Друг меня всецело поддержал. Он растянул рот в мрачной, закрытой улыбке, выпятив подбородок, и я сразу понял, что ему по душе то, что я сказал.
Разумеется, скоро явилась соседка, недовольная слишком громкой музыкой. Всегда тебя обломают! Таков этот мир. Был соблазн, пьяный соблазн, захлопнуть дверь у нее перед носом. Но я, вежливо гримасничая, сказал, что конечно, конечно… Ладно, сделаю музыку потише, авось не помру.
С тихой музыкой в нашем собрании стала едва заметно ощущаться некая конспиративность. Первое время мы и говорить старались потише. У друга тоже проблема соседей — лет с тринадцати.
Потом мы надели куртки и пошли курить на балкон — просто так, чтобы вспомнить, как во время оно стоялось на балконе, курилось. На балконе, под порывами зимнего ветра, я пристал к нему.
Понимаешь, говорил, точнее, почти кричал я, стараясь переорать ветер, меня интересует проблема великого. Может ли наша теперешняя жизнь порождать великое? Раньше было великое, а теперь что-то не видать. Может быть, не видать из-за собственной слепоты.

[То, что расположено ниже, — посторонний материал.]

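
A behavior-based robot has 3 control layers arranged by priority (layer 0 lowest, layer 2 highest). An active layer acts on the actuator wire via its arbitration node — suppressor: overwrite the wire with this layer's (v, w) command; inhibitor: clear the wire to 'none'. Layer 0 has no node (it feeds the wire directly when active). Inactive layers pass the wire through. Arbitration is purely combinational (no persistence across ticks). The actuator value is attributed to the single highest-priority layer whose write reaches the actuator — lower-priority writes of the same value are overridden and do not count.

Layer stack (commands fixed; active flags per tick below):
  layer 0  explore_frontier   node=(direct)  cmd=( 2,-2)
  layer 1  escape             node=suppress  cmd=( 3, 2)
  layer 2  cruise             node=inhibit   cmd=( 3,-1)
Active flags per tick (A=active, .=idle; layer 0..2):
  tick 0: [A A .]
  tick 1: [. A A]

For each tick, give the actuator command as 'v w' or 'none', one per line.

3 2
none

tick 0:
  [0] explore_frontier on; wire := (2, -2)
  [1] escape on (suppress); wire := (3, 2)
  [2] cruise off; pass (3, 2)
  output (3, 2)
tick 1:
  [0] explore_frontier off; wire := none
  [1] escape on (suppress); wire := (3, 2)
  [2] cruise on (inhibit); wire := none
  output none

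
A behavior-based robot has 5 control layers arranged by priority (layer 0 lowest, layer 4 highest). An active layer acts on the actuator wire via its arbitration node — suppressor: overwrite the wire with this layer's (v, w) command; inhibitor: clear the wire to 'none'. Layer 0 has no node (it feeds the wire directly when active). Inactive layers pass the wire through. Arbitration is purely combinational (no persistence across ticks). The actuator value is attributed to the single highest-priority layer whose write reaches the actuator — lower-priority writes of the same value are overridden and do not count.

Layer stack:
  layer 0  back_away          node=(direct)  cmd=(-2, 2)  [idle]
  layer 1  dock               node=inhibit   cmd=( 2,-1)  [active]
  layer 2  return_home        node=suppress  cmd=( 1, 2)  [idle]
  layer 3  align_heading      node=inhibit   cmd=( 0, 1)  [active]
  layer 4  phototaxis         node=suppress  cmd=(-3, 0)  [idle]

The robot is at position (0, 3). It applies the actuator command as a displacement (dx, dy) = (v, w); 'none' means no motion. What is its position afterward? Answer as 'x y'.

0 3

[0] back_away off; wire := none
[1] dock on (inhibit); wire := none
[2] return_home off; pass none
[3] align_heading on (inhibit); wire := none
[4] phototaxis off; pass none
output none
position: (0, 3) + none = (0, 3)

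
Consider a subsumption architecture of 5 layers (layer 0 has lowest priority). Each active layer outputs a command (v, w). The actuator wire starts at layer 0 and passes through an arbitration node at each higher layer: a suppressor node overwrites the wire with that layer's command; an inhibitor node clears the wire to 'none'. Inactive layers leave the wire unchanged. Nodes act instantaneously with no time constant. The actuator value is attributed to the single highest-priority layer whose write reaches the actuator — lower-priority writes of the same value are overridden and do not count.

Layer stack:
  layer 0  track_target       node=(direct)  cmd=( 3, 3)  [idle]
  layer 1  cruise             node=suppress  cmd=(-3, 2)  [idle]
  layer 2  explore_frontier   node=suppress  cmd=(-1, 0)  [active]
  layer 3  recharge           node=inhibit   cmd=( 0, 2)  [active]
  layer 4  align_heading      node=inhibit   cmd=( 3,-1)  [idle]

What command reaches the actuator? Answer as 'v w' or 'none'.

[0] track_target off; wire := none
[1] cruise off; pass none
[2] explore_frontier on (suppress); wire := (-1, 0)
[3] recharge on (inhibit); wire := none
[4] align_heading off; pass none
output none

none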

А ну как — с глазами у меня все в порядке? Может быть, больше никогда не будет великого? Если это так, то и искусство обречено на второсортность. Искусство не может быть выше жизни, для меня это аксиома. Вот Набоков, великолепный писатель, но разве его поставишь в один ряд с Толстым или Достоевским, которого он, кстати, терпеть не мог, что, кстати, больше говорит о Набокове, чем о Достоевском. Просто хорошее взбунтовалось против великого, да еще норовит объявить, что и великого никакого нет. И, кстати, когда стиль занимает столь большое место, это уже омертвение, некроз. Или предвестье их. Да, и Хиндемит что-то такое говорил. Да, он ругал додекафонию, приводя ее в пример того, что может получиться при чрезмерном увлечении стилем.
Вышли с балкона.
— Постой, — сказал друг в прихожей, где мы вешали назад свои куртки; оказывается, он все прекрасно расслышал, — я насчет измельчания. Лично я себя измельчавшим не считаю. Ты думаешь, что люди стали мельче?

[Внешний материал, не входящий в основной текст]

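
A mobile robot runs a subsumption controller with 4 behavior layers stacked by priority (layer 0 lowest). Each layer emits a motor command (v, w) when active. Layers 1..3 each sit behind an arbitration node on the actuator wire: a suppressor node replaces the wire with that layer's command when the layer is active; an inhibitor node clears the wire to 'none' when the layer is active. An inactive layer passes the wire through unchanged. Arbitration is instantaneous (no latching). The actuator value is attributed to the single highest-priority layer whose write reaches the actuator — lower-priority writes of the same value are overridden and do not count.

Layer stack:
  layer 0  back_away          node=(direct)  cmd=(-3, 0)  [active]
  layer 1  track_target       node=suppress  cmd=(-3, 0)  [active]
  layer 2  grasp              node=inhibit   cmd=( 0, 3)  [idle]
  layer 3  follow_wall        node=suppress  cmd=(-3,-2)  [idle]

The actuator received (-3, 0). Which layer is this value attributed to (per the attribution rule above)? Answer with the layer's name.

track_target

layer 0 (back_away) active — direct: (-3, 0)
layer 1 (track_target) active — suppresses: (-3, 0)
layer 2 (grasp) idle — unchanged: (-3, 0)
layer 3 (follow_wall) idle — unchanged: (-3, 0)
→ actuator (-3, 0)
last writer: layer 1 = track_target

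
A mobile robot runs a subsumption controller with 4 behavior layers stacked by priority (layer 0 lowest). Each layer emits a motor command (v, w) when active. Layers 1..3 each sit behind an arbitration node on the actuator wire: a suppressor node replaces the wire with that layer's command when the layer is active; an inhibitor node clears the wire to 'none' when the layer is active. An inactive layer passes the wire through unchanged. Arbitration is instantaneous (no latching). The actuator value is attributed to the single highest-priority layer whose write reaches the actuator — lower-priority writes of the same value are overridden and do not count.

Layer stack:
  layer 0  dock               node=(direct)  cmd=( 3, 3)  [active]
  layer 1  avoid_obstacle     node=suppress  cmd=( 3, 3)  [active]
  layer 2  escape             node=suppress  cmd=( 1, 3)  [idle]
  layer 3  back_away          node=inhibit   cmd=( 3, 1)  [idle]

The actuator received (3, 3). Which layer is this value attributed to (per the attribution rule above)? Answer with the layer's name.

avoid_obstacle

L0 dock: active, feeds wire = (3, 3)
L1 avoid_obstacle: active, suppressor → wire = (3, 3)
L2 escape: idle → wire stays (3, 3)
L3 back_away: idle → wire stays (3, 3)
actuator = (3, 3)
last writer: layer 1 = avoid_obstacle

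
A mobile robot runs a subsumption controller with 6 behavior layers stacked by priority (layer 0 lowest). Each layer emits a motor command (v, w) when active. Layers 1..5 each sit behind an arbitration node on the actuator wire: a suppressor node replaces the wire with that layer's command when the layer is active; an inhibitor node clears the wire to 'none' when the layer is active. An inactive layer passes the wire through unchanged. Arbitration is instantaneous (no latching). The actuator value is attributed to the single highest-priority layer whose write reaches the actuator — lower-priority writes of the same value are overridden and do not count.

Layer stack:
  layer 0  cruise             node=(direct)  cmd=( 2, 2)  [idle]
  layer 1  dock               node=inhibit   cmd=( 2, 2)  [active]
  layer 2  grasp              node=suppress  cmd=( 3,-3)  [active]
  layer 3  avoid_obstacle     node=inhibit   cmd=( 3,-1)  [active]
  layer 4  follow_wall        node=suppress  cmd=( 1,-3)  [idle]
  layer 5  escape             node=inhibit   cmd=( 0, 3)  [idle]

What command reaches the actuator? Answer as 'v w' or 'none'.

L0 cruise: idle → wire = none
L1 dock: active, inhibitor → wire = none
L2 grasp: active, suppressor → wire = (3, -3)
L3 avoid_obstacle: active, inhibitor → wire = none
L4 follow_wall: idle → wire stays none
L5 escape: idle → wire stays none
actuator = none

none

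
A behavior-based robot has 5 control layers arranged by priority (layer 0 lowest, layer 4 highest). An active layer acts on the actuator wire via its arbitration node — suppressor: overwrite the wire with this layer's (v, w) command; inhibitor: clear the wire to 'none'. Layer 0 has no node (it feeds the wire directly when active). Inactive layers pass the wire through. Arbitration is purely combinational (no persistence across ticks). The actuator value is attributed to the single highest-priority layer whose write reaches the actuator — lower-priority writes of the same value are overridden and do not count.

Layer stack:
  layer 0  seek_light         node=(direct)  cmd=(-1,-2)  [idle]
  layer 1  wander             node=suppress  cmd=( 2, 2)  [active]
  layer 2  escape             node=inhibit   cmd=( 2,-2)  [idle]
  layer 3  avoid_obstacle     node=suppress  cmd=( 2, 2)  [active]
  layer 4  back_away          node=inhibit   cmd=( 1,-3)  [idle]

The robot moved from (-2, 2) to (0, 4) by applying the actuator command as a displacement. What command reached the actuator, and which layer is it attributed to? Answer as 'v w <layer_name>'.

2 2 avoid_obstacle

displacement = (0, 4) − (-2, 2) = (2, 2)
L0 seek_light: idle → wire = none
L1 wander: active, suppressor → wire = (2, 2)
L2 escape: idle → wire stays (2, 2)
L3 avoid_obstacle: active, suppressor → wire = (2, 2)
L4 back_away: idle → wire stays (2, 2)
actuator = (2, 2) — from layer 3 (avoid_obstacle)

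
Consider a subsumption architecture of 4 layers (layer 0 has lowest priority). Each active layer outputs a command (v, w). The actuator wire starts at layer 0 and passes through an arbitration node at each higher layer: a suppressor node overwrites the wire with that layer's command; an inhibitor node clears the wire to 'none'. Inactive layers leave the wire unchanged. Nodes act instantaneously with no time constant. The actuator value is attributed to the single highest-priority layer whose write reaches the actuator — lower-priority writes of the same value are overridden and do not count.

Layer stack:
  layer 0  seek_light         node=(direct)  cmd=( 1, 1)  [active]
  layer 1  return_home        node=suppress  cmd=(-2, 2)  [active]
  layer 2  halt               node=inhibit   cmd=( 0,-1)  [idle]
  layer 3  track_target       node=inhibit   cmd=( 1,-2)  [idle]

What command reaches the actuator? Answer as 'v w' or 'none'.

L0 seek_light: active, feeds wire = (1, 1)
L1 return_home: active, suppressor → wire = (-2, 2)
L2 halt: idle → wire stays (-2, 2)
L3 track_target: idle → wire stays (-2, 2)
actuator = (-2, 2)

-2 2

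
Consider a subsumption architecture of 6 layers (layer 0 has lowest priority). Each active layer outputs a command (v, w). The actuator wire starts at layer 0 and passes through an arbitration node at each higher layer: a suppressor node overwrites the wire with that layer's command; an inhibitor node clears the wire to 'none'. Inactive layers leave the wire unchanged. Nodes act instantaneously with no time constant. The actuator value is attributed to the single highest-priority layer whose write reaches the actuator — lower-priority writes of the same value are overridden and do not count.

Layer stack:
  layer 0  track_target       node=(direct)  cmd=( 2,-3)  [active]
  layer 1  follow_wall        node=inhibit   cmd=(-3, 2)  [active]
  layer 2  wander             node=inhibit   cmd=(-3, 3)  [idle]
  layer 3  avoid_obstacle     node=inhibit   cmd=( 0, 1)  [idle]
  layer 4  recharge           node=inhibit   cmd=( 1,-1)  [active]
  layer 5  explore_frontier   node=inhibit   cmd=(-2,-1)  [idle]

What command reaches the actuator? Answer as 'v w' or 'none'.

none

layer 0 (track_target) active — direct: (2, -3)
layer 1 (follow_wall) active — inhibits: none
layer 2 (wander) idle — unchanged: none
layer 3 (avoid_obstacle) idle — unchanged: none
layer 4 (recharge) active — inhibits: none
layer 5 (explore_frontier) idle — unchanged: none
→ actuator none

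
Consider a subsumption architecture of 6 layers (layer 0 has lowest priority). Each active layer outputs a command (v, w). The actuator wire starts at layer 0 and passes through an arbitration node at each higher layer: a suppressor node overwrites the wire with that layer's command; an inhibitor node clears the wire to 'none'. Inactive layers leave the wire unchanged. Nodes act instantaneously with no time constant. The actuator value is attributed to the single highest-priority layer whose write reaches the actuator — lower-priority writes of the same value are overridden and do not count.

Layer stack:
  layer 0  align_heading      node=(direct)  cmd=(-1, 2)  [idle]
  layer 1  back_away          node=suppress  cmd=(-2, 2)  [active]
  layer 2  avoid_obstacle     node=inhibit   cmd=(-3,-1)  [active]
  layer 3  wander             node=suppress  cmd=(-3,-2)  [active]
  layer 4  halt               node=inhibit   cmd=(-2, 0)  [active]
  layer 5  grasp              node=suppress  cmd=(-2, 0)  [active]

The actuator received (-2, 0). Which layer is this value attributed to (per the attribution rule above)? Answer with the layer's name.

L0 align_heading: idle → wire = none
L1 back_away: active, suppressor → wire = (-2, 2)
L2 avoid_obstacle: active, inhibitor → wire = none
L3 wander: active, suppressor → wire = (-3, -2)
L4 halt: active, inhibitor → wire = none
L5 grasp: active, suppressor → wire = (-2, 0)
actuator = (-2, 0)
last writer: layer 5 = grasp

grasp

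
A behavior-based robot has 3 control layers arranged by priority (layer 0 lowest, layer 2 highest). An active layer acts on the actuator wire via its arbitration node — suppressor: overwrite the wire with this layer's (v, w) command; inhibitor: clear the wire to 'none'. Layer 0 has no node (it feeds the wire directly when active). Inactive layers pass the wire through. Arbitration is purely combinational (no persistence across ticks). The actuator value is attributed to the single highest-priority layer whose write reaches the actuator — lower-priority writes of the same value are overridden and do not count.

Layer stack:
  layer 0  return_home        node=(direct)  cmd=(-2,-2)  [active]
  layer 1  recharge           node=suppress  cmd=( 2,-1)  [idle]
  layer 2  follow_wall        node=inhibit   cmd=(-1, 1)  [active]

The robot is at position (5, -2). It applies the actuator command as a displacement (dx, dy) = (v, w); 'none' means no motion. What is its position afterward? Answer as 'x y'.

5 -2

[0] return_home on; wire := (-2, -2)
[1] recharge off; pass (-2, -2)
[2] follow_wall on (inhibit); wire := none
output none
position: (5, -2) + none = (5, -2)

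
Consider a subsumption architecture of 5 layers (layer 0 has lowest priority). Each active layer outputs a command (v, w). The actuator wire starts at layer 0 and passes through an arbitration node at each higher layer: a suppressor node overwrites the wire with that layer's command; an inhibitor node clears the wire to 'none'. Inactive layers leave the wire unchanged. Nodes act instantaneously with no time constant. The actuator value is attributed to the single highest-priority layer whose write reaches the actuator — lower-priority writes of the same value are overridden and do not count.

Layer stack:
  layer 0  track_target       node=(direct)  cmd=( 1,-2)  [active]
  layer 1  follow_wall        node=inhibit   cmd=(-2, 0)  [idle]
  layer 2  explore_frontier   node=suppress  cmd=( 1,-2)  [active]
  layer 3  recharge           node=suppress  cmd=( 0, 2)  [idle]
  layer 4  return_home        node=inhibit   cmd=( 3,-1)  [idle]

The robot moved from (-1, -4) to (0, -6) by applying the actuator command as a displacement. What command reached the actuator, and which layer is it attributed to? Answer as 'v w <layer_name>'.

1 -2 explore_frontier

displacement = (0, -6) − (-1, -4) = (1, -2)
layer 0 (track_target) active — direct: (1, -2)
layer 1 (follow_wall) idle — unchanged: (1, -2)
layer 2 (explore_frontier) active — suppresses: (1, -2)
layer 3 (recharge) idle — unchanged: (1, -2)
layer 4 (return_home) idle — unchanged: (1, -2)
→ actuator (1, -2) — from layer 2 (explore_frontier)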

— Да нет. — Я задумался. — Люди, наверно, такие же. Дай я тебе приведу пример, опять из музыки. Я имею некоторое представление о музыке первой половины двадцатого века. Так вот, ни одного из композиторов первой половины я не могу назвать великим в том смысле, в котором я называю великими Бетховена или Моцарта. В то же время, когда я слушаю Колтрейна, я чувствую, что за этой музыкой стоит что-то по-настоящему великое. Величие музыки определяется тем, что ты слышишь за ней. За музыкой двадцатого века я великого не слышу. А у Колтрейна слышу. Вообще, когда я его слушаю, мне в голову приходит не, скажем, Чарли Паркер, а Бетховен. Да, именно Бетховен с его пресловутым этическим зарядом. О! Стравинский сказал о современной музыке: где те эмоциональные рычаги, которые были во времена Бетховена? Послушай, как сказано: эмоциональные рычаги.
— Да, — сказал друг, — но ты давай ближе к делу. Что ты там говорил про мелкость?

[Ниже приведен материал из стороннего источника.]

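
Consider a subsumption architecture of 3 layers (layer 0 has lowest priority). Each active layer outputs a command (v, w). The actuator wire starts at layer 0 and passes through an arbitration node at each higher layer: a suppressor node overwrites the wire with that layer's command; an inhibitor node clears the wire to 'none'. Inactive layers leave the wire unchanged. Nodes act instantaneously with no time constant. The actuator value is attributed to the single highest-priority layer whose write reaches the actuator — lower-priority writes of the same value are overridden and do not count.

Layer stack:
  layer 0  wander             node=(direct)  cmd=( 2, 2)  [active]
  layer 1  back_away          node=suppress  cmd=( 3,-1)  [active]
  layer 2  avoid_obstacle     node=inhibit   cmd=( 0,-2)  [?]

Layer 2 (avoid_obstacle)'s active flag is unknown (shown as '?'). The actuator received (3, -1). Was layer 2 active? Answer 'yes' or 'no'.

If layer 2 is active=yes:
  actuator would be none
If layer 2 is active=no:
  actuator would be (3, -1)
Observed (3, -1), so layer 2 was idle.

no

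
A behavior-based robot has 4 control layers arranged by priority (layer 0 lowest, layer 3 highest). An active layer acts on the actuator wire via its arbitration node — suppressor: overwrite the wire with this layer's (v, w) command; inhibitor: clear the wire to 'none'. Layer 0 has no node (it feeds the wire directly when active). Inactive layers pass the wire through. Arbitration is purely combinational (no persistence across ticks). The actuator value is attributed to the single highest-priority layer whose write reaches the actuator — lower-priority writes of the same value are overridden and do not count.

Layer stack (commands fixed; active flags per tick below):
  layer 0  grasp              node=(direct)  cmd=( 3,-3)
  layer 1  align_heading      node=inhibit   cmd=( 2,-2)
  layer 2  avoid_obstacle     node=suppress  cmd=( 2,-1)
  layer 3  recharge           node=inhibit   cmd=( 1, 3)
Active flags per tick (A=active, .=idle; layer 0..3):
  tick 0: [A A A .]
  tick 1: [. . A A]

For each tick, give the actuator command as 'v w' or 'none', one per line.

tick 0:
  layer 0 (grasp) active — direct: (3, -3)
  layer 1 (align_heading) active — inhibits: none
  layer 2 (avoid_obstacle) active — suppresses: (2, -1)
  layer 3 (recharge) idle — unchanged: (2, -1)
  → actuator (2, -1)
tick 1:
  layer 0 (grasp) idle — none
  layer 1 (align_heading) idle — unchanged: none
  layer 2 (avoid_obstacle) active — suppresses: (2, -1)
  layer 3 (recharge) active — inhibits: none
  → actuator none

2 -1
none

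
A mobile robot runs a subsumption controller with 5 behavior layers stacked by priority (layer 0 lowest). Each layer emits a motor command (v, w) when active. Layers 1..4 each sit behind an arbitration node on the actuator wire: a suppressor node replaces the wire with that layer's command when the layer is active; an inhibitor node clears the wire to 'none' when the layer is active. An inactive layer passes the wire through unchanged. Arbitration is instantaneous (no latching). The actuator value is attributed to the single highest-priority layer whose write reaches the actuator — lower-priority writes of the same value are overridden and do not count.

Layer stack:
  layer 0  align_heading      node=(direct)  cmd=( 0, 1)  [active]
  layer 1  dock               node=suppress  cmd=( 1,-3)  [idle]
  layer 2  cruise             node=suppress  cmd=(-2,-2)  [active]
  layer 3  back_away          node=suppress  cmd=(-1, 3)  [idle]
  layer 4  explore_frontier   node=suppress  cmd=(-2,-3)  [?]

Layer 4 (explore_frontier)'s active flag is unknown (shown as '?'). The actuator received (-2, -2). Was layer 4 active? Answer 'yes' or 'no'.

If layer 4 is active=yes:
  actuator would be (-2, -3)
If layer 4 is active=no:
  actuator would be (-2, -2)
Observed (-2, -2), so layer 4 was idle.

no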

— А-а-а… Так вот: высота сосны, как бы она ни была высока, — ничто по сравнению с высотой горы, на которой она растет. А что, если мы стояли на горе, а гора вдруг сравнялась с землей? Никакой индивидуальный талант, как ни будь он огромен, с этим ничего не сможет поделать. Вот джазмены, сами того не сознавая, очутились на высокой горе. А классические композиторы — нет. Ну ладно, не надо о грустном.